Pair delivery can be useful because it encourages planning, role-sharing, co-facilitation, and reflection. However, both participants must demonstrate competence. One participant should not carry the session while the other plays a minor role.
Digital Teachbacks
One of Teachbacks 3 to 5 may be digitally delivered.
A digital teachback should still meet the same instructional expectations as a classroom or practical session. The participant must show that they can manage learners, communicate clearly, use appropriate teaching methods, and keep participants engaged in the learning activity.
Digital delivery should not become a passive slide presentation. It must still support active learning, interaction, and assessment.
What Makes a Strong IQT Teachback?
A strong teachback is not the longest or most complex session. It is the session where the instructor helps learners understand, participate, practice, and reflect.
A strong teachback normally includes:
- A clear opening.
- A defined learning objective.
- Relevant content.
- Learner involvement.
- Good use of teaching aids.
- Practical activities or discussion where appropriate.
- Clear communication.
- Active listening.
- Effective questioning.
- Safe and respectful learning climate.
- Formative feedback during the session.
- A closing that checks understanding.
- Reflection on what worked and what can improve.

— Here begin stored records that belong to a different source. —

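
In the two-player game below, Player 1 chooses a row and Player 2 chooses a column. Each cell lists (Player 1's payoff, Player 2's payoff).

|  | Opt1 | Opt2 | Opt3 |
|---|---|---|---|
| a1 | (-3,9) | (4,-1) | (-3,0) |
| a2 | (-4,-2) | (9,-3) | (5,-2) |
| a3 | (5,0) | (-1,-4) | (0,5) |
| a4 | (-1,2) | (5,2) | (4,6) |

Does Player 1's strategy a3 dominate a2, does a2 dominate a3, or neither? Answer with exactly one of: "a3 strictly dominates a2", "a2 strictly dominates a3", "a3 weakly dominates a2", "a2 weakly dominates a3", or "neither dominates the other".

Compare a3 to a2 across each choice by Player 2: Opt1: 5>-4, Opt2: -1<9, Opt3: 0<5.
a3 does better at Opt1 but worse at Opt2, Opt3; neither strategy dominates the other.

neither dominates the other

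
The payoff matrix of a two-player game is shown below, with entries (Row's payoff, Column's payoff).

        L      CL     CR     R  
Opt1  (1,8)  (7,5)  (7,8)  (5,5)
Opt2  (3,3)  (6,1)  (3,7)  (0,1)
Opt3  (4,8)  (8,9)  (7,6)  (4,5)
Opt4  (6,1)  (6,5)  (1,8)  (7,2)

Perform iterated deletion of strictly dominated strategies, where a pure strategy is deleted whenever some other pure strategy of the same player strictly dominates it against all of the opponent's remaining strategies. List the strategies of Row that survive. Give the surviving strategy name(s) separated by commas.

For Row, Opt3 strictly dominates Opt2 on the remaining columns (L: 4>3, CL: 8>6, CR: 7>3, R: 4>0); eliminate Opt2.
Column R is eliminated: CR beats it against every remaining row (Opt1: 8>5, Opt3: 6>5, Opt4: 8>2).
Among the remaining strategies, none is strictly dominated by another pure strategy of the same player, so the elimination stops.
Surviving strategies — Row: {Opt1, Opt3, Opt4}; Column: {L, CL, CR}.

Opt1, Opt3, Opt4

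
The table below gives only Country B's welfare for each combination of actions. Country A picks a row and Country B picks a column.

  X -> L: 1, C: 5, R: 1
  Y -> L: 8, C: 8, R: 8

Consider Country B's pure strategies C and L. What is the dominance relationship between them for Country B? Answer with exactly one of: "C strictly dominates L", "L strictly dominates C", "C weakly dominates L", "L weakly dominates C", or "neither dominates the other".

Compare C to L across every action of Country A: X: 5>1, Y: 8=8.
C is at least as good everywhere and strictly better somewhere (tied only at Y), so C weakly but not strictly dominates L.

C weakly dominates L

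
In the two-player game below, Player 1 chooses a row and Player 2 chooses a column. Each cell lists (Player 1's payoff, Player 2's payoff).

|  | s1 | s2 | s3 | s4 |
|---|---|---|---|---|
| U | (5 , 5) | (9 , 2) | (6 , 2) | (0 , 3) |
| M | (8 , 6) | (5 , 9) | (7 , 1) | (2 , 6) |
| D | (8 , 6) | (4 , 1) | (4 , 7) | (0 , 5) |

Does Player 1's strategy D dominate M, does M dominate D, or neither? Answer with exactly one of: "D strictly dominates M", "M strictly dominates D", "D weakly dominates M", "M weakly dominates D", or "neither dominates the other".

M weakly dominates D

D's payoffs vs M's, by Player 2's action — s1: 8=8, s2: 4<5, s3: 4<7, s4: 0<2.
M is at least as good everywhere and strictly better somewhere (tied at s1), so M weakly dominates D.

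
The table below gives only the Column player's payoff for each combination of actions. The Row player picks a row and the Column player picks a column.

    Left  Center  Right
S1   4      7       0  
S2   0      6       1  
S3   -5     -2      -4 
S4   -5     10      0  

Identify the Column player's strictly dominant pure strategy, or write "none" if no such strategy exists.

Center

Center vs Left: S1: 7>4, S2: 6>0, S3: -2>-5, S4: 10>-5.
Center vs Right: S1: 7>0, S2: 6>1, S3: -2>-4, S4: 10>0.
Center strictly beats every other strategy against every opponent action, so it is strictly dominant.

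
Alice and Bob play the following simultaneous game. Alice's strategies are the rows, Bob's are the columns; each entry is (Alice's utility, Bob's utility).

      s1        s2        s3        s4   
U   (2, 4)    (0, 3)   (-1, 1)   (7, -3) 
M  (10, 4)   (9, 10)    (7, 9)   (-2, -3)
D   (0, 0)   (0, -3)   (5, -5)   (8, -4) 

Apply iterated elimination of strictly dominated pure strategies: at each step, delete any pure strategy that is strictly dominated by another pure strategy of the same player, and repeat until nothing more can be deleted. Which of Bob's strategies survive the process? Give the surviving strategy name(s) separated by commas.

s2

Bob's strategy s3 is strictly dominated by s2 (U: 3>1, M: 10>9, D: -3>-5) and is removed.
For Bob, s1 strictly dominates s4 on the remaining rows (U: 4>-3, M: 4>-3, D: 0>-4); eliminate s4.
Alice's strategy U is strictly dominated by M (s1: 10>2, s2: 9>0) and is removed.
Alice's strategy D is strictly dominated by M (s1: 10>0, s2: 9>0) and is removed.
Column s1 is eliminated: s2 beats it against every remaining row (M: 10>4).
Among the remaining strategies, none is strictly dominated by another pure strategy of the same player, so the elimination stops.
Surviving strategies — Alice: {M}; Bob: {s2}.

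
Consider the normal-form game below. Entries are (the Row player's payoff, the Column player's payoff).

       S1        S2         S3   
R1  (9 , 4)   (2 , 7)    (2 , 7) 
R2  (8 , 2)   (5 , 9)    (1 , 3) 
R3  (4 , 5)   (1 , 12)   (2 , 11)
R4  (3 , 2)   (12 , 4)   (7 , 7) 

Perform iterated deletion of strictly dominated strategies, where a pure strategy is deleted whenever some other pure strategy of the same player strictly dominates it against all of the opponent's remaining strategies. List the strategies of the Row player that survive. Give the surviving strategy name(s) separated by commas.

R4

For the Column player, S2 strictly dominates S1 on the remaining rows (R1: 7>4, R2: 9>2, R3: 12>5, R4: 4>2); eliminate S1.
Row R1 is eliminated: R4 beats it against every remaining column (S2: 12>2, S3: 7>2).
For the Row player, R4 strictly dominates R2 on the remaining columns (S2: 12>5, S3: 7>1); eliminate R2.
Row R3 is eliminated: R4 beats it against every remaining column (S2: 12>1, S3: 7>2).
For the Column player, S3 strictly dominates S2 on the remaining rows (R4: 7>4); eliminate S2.
Among the remaining strategies, none is strictly dominated by another pure strategy of the same player, so the elimination stops.
Surviving strategies — the Row player: {R4}; the Column player: {S3}.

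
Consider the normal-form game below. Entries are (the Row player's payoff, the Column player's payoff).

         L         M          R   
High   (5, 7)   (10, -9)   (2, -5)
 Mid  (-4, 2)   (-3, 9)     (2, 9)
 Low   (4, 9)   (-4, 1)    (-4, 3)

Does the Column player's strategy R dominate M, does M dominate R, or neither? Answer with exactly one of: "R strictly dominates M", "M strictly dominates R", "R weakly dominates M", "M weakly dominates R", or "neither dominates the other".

R weakly dominates M

R's payoffs vs M's, by the Row player's action — High: -5>-9, Mid: 9=9, Low: 3>1.
R is at least as good everywhere and strictly better somewhere (tied only at Mid), so R weakly but not strictly dominates M.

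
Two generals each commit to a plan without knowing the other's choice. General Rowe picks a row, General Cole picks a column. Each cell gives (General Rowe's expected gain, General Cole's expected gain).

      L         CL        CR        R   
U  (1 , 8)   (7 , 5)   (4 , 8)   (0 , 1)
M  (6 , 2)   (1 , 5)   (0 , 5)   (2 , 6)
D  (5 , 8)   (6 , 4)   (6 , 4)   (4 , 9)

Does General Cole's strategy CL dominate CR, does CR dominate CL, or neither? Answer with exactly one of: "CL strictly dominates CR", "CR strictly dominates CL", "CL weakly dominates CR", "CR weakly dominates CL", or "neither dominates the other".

Compare CL to CR across every action of General Rowe: U: 5<8, M: 5=5, D: 4=4.
CR is at least as good everywhere and strictly better somewhere (tied at M, D), so CR weakly dominates CL.

CR weakly dominates CL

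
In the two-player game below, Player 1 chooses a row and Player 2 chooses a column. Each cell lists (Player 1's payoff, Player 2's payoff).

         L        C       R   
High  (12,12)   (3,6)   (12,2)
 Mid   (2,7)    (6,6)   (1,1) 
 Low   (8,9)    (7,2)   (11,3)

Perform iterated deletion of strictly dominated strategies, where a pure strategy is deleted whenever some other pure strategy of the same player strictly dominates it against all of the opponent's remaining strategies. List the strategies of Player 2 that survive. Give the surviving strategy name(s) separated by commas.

Row Mid is eliminated: Low beats it against every remaining column (L: 8>2, C: 7>6, R: 11>1).
Column C is eliminated: L beats it against every remaining row (High: 12>6, Low: 9>2).
Player 1's strategy Low is strictly dominated by High (L: 12>8, R: 12>11) and is removed.
Player 2's strategy R is strictly dominated by L (High: 12>2) and is removed.
Among the remaining strategies, none is strictly dominated by another pure strategy of the same player, so the elimination stops.
Surviving strategies — Player 1: {High}; Player 2: {L}.

L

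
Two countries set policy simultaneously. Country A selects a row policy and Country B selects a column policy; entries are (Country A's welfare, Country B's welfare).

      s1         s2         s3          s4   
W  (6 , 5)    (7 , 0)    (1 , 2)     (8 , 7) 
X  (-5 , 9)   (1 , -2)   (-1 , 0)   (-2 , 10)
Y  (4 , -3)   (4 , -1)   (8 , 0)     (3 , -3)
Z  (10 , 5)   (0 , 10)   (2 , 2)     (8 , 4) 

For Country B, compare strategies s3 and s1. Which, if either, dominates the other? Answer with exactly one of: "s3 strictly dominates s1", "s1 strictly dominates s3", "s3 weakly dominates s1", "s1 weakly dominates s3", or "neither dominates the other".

neither dominates the other

Compare s3 to s1 across each choice by Country A: W: 2<5, X: 0<9, Y: 0>-3, Z: 2<5.
s3 does better at Y but worse at W, X, Z; neither strategy dominates the other.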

The best teachbacks feel purposeful. Learners understand why the session matters, what they are expected to do, and how the activity connects to the learning outcome.
Common Mistakes to Avoid
Teachbacks can lose effectiveness when participants:
- Try to cover too much content.
- Talk for too long without involving learners.
- Use props or visuals without a clear purpose.
- Forget to check learner understanding.
- Do not manage time.
- Miss the closing summary.
- Give unclear instructions.
- Focus only on delivery instead of learning.
- Treat feedback as criticism instead of development.
- Do not link the activity to a learning objective.
The IQT teachback process is designed to help participants recognize and correct these issues through feedback and repeated practice.
IQT teachbacks are a structured and progressive way of developing instructor competence. They give participants the opportunity to practice real teaching, apply the IQT learning principles, receive feedback, and improve over time.
From the first 10-minute opening presentation to the final 45-minute pedagogical teachback, each session builds confidence and capability. The progression helps participants move from presenting information to designing, delivering, facilitating, and assessing meaningful learning.
The key message is simple: a teachback is not just a performance. It is evidence of whether the instructor can create learning.